The Post does refer to a poll that appeared in the Time article finding that 43 percent of Americans hold unfavorable views of Muslims. But which Muslims were the respondents referring to when they answered?
Was it the Muslims they know personally or the Muslims involved with the Council on American-Islamic Relations (CAIR), a group named as an unindicted co-conspirator in the Holy Land Foundation trial? Was it the Muslims who cheered the 9/11 attacks, the Muslims who condemned them, or the Muslims who called the attacks a crime, but claimed America was an accomplice? Was it the Muslim population in peaceful Indonesia or the Muslim population in Gaza? Was it the Iranian dissidents or the Iranian government?
The Post notes that 25 percent of respondents said that most Muslims are not patriotic Americans. If this answer to an empirical question is incorrect (I assume it is, but don’t really know), the conclusion should be that a relatively small, though certainly not de minimis, percentage of Americans showed bias in their answer to this question. The conclusion should not be that America as a whole is Islamophobic; if anything, the opposite conclusion better fits this piece of data.
The Post acknowledges that the overall level of anti-Muslim sentiment hasn’t shifted much as a result of the Ground Zero Mosque controversy. But it quotes unnamed “religious scholars and other experts” who find the change in tone “striking.” That’s certainly possible, given the “in your face” nature of the decision to build a mosque on the site of a building that was damaged by the deadly 9/11 attack. But if overall sentiment hasn’t changed, one wonders why Time and the Post are suddenly suggesting that Americans are Islamophobes.
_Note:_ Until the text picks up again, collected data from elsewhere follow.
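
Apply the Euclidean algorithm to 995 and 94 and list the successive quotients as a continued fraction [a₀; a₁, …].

[10; 1, 1, 2, 2, 3, 2]

Run the Euclidean algorithm, recording each quotient:
⌊995/94⌋ = 10, remainder 55
⌊94/55⌋ = 1, remainder 39
⌊55/39⌋ = 1, remainder 16
⌊39/16⌋ = 2, remainder 7
⌊16/7⌋ = 2, remainder 2
⌊7/2⌋ = 3, remainder 1
⌊2/1⌋ = 2, remainder 0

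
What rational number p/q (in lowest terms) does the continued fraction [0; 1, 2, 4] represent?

9/13

a_0 = 0: 0/1
a_1 = 1: 1/1
a_2 = 2: 2/3
a_3 = 4: 9/13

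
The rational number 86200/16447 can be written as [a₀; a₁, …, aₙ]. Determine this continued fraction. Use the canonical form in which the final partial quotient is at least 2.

[5; 4, 6, 1, 3, 13, 11]

86200 = 5·16447 + 3965, so a_0 = 5
16447 = 4·3965 + 587, so a_1 = 4
3965 = 6·587 + 443, so a_2 = 6
587 = 1·443 + 144, so a_3 = 1
443 = 3·144 + 11, so a_4 = 3
144 = 13·11 + 1, so a_5 = 13
11 = 11·1 + 0, so a_6 = 11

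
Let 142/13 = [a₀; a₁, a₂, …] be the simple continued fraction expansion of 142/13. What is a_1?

142 ÷ 13 → quotient 10, remainder 12
13 ÷ 12 → quotient 1, remainder 1

1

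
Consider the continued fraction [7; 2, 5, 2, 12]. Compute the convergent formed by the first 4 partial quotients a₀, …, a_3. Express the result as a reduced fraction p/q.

Starting at the tail and folding back:
Start with 2.
5 + 1/(2/1) = 5 + 1/2 = 11/2
2 + 1/(11/2) = 2 + 2/11 = 24/11
7 + 1/(24/11) = 7 + 11/24 = 179/24

179/24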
In the end, of course, the question comes down to how one defines Islamophobia. If it means disliking American Muslims because of their religion, then I don’t think the charge sticks. If it means disliking a good deal of what many Muslims are doing in the wider world, and seeing some sort of a connection between that conduct and the religion of Islam, then Americans may well be Islamophobic. But we would be fools if we weren’t.